For the constructive architecture — how an LLM interface and an SCM engine compose into a system that answers questions an LLM alone cannot — see the architecture section on Why not an LLM?
Where SCMs struggle
Real systems often violate the clean assumptions an SCM rests on. Feedback loops, adaptive behavior, strategic agents, regime changes, hidden state, time-varying parameters — none of these fit a static graph cleanly. An expert reasoning about a real system carries tacit knowledge of when these conditions hold, when they don't, and what to do about it. That tacit layer is genuinely hard to formalize, and an SCM that pretends it doesn't exist will fail in deployment.
There is also a piece an SCM doesn't even try to provide: the goal. Experts optimize for a mixture of business outcomes, ethical constraints, robustness, organizational politics, and implementation cost. An SCM gives you a causal model of the world; it does not tell you what to do with it. That layer still needs a human, or at minimum an explicit utility function someone has to write down. See The work the library cannot do for the longer treatment of what remains genuinely human even after the library is built.

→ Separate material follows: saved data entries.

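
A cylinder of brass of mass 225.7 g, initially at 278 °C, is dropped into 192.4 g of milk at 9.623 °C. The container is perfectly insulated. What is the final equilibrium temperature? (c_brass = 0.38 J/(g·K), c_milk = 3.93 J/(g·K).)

T_f ≈ 37.0 °C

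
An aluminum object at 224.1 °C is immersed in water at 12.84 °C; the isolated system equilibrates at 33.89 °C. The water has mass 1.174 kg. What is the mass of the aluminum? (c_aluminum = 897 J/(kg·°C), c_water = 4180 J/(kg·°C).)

|Q_aluminum| = |Q_water|:
m×897×(224.1 − 33.89) = 1.174×4180×(33.89 − 12.84)
170618 m = 103299  ⇒  m ≈ 0.6054 kg

m ≈ 0.605 kg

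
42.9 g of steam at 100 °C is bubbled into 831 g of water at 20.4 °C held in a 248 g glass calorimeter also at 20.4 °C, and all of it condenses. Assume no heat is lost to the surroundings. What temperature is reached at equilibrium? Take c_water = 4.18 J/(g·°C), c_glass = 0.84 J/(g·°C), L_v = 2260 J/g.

Net heat exchanged in the isolated system is zero:
latent heat released on condensation: 42.9·2260 = 96954; condensed water 100 °C→T: 179.32(T − 100); water warms: 831·4.18·(T − 20.4) = 3473.6(T − 20.4); cup: 208.32(T − 20.4)
3861.2 T = 96954 + 17932 + 75111 = 189997
T ≈ 49.21 °C (< 100 °C, so full condensation is consistent).

T_f ≈ 49.2 °C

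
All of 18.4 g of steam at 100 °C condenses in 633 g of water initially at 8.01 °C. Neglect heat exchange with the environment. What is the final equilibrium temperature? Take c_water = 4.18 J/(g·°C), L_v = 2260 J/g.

Energy balance with sensible and latent terms:
condense steam: −18.4·2260 = −41584
  condensed water 100 °C→T: 76.91(T − 100)
  water warms: 633·4.18·(T − 8.01) = 2645.9(T − 8.01)
2722.9 T = 41584 + 7691.2 + 21194 = 70469
T ≈ 25.88 °C, under the boiling point, so the assumption holds.

T_f ≈ 25.9 °C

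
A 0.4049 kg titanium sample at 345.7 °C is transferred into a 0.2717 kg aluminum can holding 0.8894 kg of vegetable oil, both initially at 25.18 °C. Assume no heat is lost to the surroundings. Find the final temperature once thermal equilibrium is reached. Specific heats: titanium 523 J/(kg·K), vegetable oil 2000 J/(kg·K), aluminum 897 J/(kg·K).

T_f ≈ 55.6 °C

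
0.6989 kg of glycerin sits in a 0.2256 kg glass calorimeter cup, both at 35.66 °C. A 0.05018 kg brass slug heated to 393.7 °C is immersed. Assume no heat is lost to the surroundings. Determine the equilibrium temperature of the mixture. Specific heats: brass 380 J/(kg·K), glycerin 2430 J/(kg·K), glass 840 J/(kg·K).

Taking heat into each body as positive, Σ m c ΔT = 0:
0.05018×380×(T − 393.7) + 0.6989×2430×(T − 35.66) + 0.2256×840×(T − 35.66) = 0
1906.9 T = 74827
T ≈ 39.24 °C

T_f ≈ 39.2 °C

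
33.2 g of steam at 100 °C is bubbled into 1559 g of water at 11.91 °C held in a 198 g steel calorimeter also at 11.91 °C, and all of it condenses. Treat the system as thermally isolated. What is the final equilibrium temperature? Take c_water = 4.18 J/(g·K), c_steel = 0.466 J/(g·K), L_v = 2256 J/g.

Sum of m c ΔT and latent-heat terms is zero:
steam→water at 100 °C releases m L_v = 33.2×2256 = 74899
  condensate cools 100→T: 33.2×4.18×(T − 100) = 138.78(T − 100)
  original water: 6516.6(T − 11.91)
  cup: 92.27(T − 11.91)
6747.7 T = 74899 + 13878 + 78712 = 167489
T ≈ 24.82 °C, under the boiling point, so the assumption holds.

T_f ≈ 24.8 °C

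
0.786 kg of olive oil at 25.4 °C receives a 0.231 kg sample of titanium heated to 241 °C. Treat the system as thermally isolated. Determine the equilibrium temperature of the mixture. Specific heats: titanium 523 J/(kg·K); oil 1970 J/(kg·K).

T_f ≈ 41.0 °C

Setting the total heat transfer to zero:
0.231×523×(T − 241) + 0.786×1970×(T − 25.4) = 0
(120.81 + 1548.4) T = 120.81×241 + 1548.4×25.4
T = 68446 / 1669.2 = 41 °C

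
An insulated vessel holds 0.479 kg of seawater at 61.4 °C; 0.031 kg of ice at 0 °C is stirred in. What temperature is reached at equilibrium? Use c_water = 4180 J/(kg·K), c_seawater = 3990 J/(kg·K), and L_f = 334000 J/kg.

Energy conservation, ΣQ = 0:
melt ice: 0.031·334000 = 10354; warm the meltwater: 129.58 T; seawater: 1911.2(T − 61.4)
2040.8 T = 117348 − 10354 = 106994
T ≈ 52.43 °C. Since T > 0 °C, the all-ice-melts assumption holds.

T_f ≈ 52.4 °C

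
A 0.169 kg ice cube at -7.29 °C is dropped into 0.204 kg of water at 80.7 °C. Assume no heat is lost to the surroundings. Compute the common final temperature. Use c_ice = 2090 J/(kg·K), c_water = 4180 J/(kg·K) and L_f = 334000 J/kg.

Energy conservation, ΣQ = 0:
ice -7.29→0 °C: 0.169·2090·7.29 = 2574.9; melt ice: 0.169·334000 = 56446; warm the meltwater: 706.42 T; water: 852.72(T − 80.7)
1559.1 T = 68815 − 59021 = 9793.6
T ≈ 6.28 °C (positive, so assuming full melt was valid).

T_f ≈ 6.3 °C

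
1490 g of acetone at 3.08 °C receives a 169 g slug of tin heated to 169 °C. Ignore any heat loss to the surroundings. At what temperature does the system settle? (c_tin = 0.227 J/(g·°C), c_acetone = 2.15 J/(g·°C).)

|Q_tin| = |Q_acetone|:
169*0.227*(169 − T) = 1490*2.15*(T − 3.08)
38.36(169 − T) = 3203.5(T − 3.08)
3241.9 T = 16350  ⇒  T ≈ 5.04 °C

T_f ≈ 5.0 °C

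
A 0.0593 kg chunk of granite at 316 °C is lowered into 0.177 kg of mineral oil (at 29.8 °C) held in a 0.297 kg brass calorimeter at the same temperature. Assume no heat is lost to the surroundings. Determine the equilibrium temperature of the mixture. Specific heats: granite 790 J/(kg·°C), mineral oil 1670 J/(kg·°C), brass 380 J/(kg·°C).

Setting the total heat transfer to zero:
0.0593*790*(T − 316) + 0.177*1670*(T − 29.8) + 0.297*380*(T − 29.8) = 0
46.85(T − 316) + 295.59(T − 29.8) + 112.86(T − 29.8) = 0
455.3 T = 26975
T = 26975 / 455.3 = 59.2 °C

T_f ≈ 59.2 °C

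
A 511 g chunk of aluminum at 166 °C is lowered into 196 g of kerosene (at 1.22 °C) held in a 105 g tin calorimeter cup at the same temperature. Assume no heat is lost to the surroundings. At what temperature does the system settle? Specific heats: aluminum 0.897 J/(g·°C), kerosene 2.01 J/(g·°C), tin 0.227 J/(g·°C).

T_f ≈ 87.4 °C

T_f = Σ m_i c_i T_i / Σ m_i c_i:
T_f = (458.37*166 + 393.96*1.22 + 23.84*1.22) / (458.37 + 393.96 + 23.84)
    = 76599 / 876.16 ≈ 87.43 °C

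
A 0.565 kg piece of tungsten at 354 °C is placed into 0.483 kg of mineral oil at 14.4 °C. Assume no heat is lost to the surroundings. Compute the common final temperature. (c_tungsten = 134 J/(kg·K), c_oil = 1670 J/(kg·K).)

|Q_tungsten| = |Q_oil|:
0.565×134×(354 − T) = 0.483×1670×(T − 14.4)
75.71(354 − T) = 806.61(T − 14.4)
882.32 T = 38417  ⇒  T ≈ 43.54 °C

T_f ≈ 43.5 °C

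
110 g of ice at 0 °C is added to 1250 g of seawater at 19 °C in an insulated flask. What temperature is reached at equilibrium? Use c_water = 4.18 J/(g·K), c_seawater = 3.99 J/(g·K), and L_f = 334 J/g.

T_f ≈ 10.7 °C

Taking heat into each body as positive, Σ m c ΔT = 0:
melt ice: 110·334 = 36740; meltwater 0→T: 110·4.18·T = 459.8 T; seawater cools: 1250·3.99·(T − 19) = 4987.5(T − 19)
5447.3 T = 94762 − 36740 = 58022
T ≈ 10.65 °C — above 0 °C, consistent with complete melting.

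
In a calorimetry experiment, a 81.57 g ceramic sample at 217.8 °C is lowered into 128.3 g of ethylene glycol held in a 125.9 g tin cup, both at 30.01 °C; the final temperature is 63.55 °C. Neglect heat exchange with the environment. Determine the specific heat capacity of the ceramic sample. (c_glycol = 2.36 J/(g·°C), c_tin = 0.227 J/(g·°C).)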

The credible direction is hybrid
The strongest near-term architecture is not SCM-alone. It is a stack: an LLM at the interface, an SCM at the engine, real data calibrating the parameters, and simulation evaluating proposed interventions before they happen in the world. Each component does the job it is genuinely good at.
- The LLM proposes structure, surfaces mechanisms from unstructured organizational knowledge, and translates between plain-language stakeholder questions and formal causal queries.
- The SCM provides the formal semantics for causal claims. It is the thing that actually runs the do-calculus, checks identifiability, and produces estimates with bounds and sensitivity profiles.
- Data calibrates the parameters of the structures the LLM and the experts have proposed.
- Simulation evaluates interventions and counterfactuals before any commitment is made in the world.
This stack — LLM as interface, SCM as engine, data and simulation as ground — is the first credible architecture for machine subject matter expertise in narrow, stable domains. It is not a replacement for an expert. It is a form of expert knowledge that persists after the expert is gone, can be challenged by a reviewer because the assumptions are explicit, and can answer questions the original expert was never asked.
That is a meaningful thing for an organization to have. It is not the same thing the original question was asking about.
The honest summary
SCMs do not replace domain experts. They encode what experts know, in a form the organization owns, can audit, and can query without the expert in the room. The replacement narrative was always the wrong frame. The encoding narrative is the right one — and SCMs are among the few frameworks that can do it.